The Star

Some signs of life, action, at last from President Cyril Ramaphosa – but don't celebrate just yet

EDITOR'S NOTE

MAZWI XABA|Published

President Cyril Ramaphosa's recent actions signal a shift in leadership, but are they enough to restore confidence? Can we expect less corwardice and sloth-like inertness, and more decisive action in the near future?

Image: Ron AI/Independent Media

South African can let out a great national sigh of relief now that President Cyril Ramaphosa has finally shown some signs of life – getting up to action and dumping a comrade from his Cabinet and suspending the South Gauteng prosecutions chief who's had a cloud over his head for years.

But there’s really nothing “bold” about CR's action this week. Instead, what we have just witnessed is a whole president of a once-glorious movement and a respected democratic republic backing down in a game of snail-pace chicken with the coalition-partner-cum-opposition-party DA.

The originators of the game of chicken were high-speed daredevils, but this ultra-low-speed game he keeps playing with the DA is boring and costly in terms of time and everything he should be using to turn our economy and country around.

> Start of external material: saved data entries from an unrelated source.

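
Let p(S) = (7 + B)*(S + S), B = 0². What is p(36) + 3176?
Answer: 3680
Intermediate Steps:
B = 0
p(S) = 14*S (p(S) = (7 + 0)*(S + S) = 7*(2*S) = 14*S)
p(36) + 3176 = 14*36 + 3176 = 504 + 3176 = 3680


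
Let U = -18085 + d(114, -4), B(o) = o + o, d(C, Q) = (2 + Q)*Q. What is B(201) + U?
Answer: -17675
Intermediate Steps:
d(C, Q) = Q*(2 + Q)
B(o) = 2*o
U = -18077 (U = -18085 - 4*(2 - 4) = -18085 - 4*(-2) = -18085 + 8 = -18077)
B(201) + U = 2*201 - 18077 = 402 - 18077 = -17675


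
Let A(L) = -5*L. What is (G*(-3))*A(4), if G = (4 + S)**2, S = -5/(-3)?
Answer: 5780/3 ≈ 1926.7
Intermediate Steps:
S = 5/3 (S = -5*(-1/3) = 5/3 ≈ 1.6667)
G = 289/9 (G = (4 + 5/3)**2 = (17/3)**2 = 289/9 ≈ 32.111)
(G*(-3))*A(4) = ((289/9)*(-3))*(-5*4) = -289/3*(-20) = 5780/3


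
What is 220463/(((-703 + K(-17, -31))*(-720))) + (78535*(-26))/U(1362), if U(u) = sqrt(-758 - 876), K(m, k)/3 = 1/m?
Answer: 3747871/8606880 + 1020955*I*sqrt(1634)/817 ≈ 0.43545 + 50514.0*I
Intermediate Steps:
K(m, k) = 3/m
U(u) = I*sqrt(1634) (U(u) = sqrt(-1634) = I*sqrt(1634))
220463/(((-703 + K(-17, -31))*(-720))) + (78535*(-26))/U(1362) = 220463/(((-703 + 3/(-17))*(-720))) + (78535*(-26))/((I*sqrt(1634))) = 220463/(((-703 + 3*(-1/17))*(-720))) - (-1020955)*I*sqrt(1634)/817 = 220463/(((-703 - 3/17)*(-720))) + 1020955*I*sqrt(1634)/817 = 220463/((-11954/17*(-720))) + 1020955*I*sqrt(1634)/817 = 220463/(8606880/17) + 1020955*I*sqrt(1634)/817 = 220463*(17/8606880) + 1020955*I*sqrt(1634)/817 = 3747871/8606880 + 1020955*I*sqrt(1634)/817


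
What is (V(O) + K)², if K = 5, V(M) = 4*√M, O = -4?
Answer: -39 + 80*I ≈ -39.0 + 80.0*I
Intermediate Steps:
(V(O) + K)² = (4*√(-4) + 5)² = (4*(2*I) + 5)² = (8*I + 5)² = (5 + 8*I)²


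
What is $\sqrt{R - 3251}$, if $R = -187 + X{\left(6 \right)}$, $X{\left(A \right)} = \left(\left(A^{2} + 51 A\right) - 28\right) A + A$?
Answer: $6 i \sqrt{43} \approx 39.345 i$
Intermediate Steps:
$X{\left(A \right)} = A + A \left(-28 + A^{2} + 51 A\right)$ ($X{\left(A \right)} = \left(-28 + A^{2} + 51 A\right) A + A = A \left(-28 + A^{2} + 51 A\right) + A = A + A \left(-28 + A^{2} + 51 A\right)$)
$R = 1703$ ($R = -187 + 6 \left(-27 + 6^{2} + 51 \cdot 6\right) = -187 + 6 \left(-27 + 36 + 306\right) = -187 + 6 \cdot 315 = -187 + 1890 = 1703$)
$\sqrt{R - 3251} = \sqrt{1703 - 3251} = \sqrt{-1548} = 6 i \sqrt{43}$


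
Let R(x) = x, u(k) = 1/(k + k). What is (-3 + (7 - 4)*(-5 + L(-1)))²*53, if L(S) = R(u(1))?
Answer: 57717/4 ≈ 14429.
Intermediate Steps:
u(k) = 1/(2*k)
L(S) = ½ (L(S) = (½)/1 = (½)*1 = ½)
(-3 + (7 - 4)*(-5 + L(-1)))²*53 = (-3 + (7 - 4)*(-5 + ½))²*53 = (-3 + 3*(-9/2))²*53 = (-3 - 27/2)²*53 = (-33/2)²*53 = (1089/4)*53 = 57717/4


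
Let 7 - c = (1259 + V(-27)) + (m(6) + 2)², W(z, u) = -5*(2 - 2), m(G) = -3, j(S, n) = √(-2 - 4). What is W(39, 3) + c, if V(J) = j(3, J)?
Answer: -1253 - I*√6 ≈ -1253.0 - 2.4495*I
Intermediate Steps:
j(S, n) = I*√6 (j(S, n) = √(-6) = I*√6)
W(z, u) = 0 (W(z, u) = -5*0 = 0)
V(J) = I*√6
c = -1253 - I*√6 (c = 7 - ((1259 + I*√6) + (-3 + 2)²) = 7 - ((1259 + I*√6) + (-1)²) = 7 - ((1259 + I*√6) + 1) = 7 - (1260 + I*√6) = 7 + (-1260 - I*√6) = -1253 - I*√6 ≈ -1253.0 - 2.4495*I)
W(39, 3) + c = 0 + (-1253 - I*√6) = -1253 - I*√6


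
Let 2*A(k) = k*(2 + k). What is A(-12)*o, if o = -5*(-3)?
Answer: 900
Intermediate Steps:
A(k) = k*(2 + k)/2 (A(k) = (k*(2 + k))/2 = k*(2 + k)/2)
o = 15
A(-12)*o = ((1/2)*(-12)*(2 - 12))*15 = ((1/2)*(-12)*(-10))*15 = 60*15 = 900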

The question is: what took him so long, especially with respect to suspending Advocate Andrew Chauke?

Instead of gaining some pace and doing the straightforward and right thing to do, our volunteer-in-chief is getting more slothful. The ever dillydallying Mr Thuma Mina is getting worse during his second term when he should be quickening his cleaning up and renewal.

The winner in this battle of chicken with Ramaphosa, DA leader John Steenhuisen, had some good advice for him: act “decisively and consistently, not only when under pressure”.

The DA, while happy to have won this battle, is by no means done with the Dr Nobuhle Nkabane scandal. It will continue milking it while also gunning for the remaining skeleton collectors in Ramaphosa’s camp. The DA has tasted blood with the “results” it scored this week.

And there’s another frustrating feature of our daily lives – the DA’s brinkmanship that isn’t at all good for our hearts’ health.

We came close to witnessing our national budgeting process come to “death”. What would have followed that hitherto unseen and unthunk disaster in our democracy is not clear, but fresh elections, a successful presidential no-confidence process and such political Armageddon were bandied about. But, just in time, Ramaphosa finally gave in to the DA’s relentless pressure.

For now, let’s all breathe and let out the stress and hope for some semblance of stability for a while.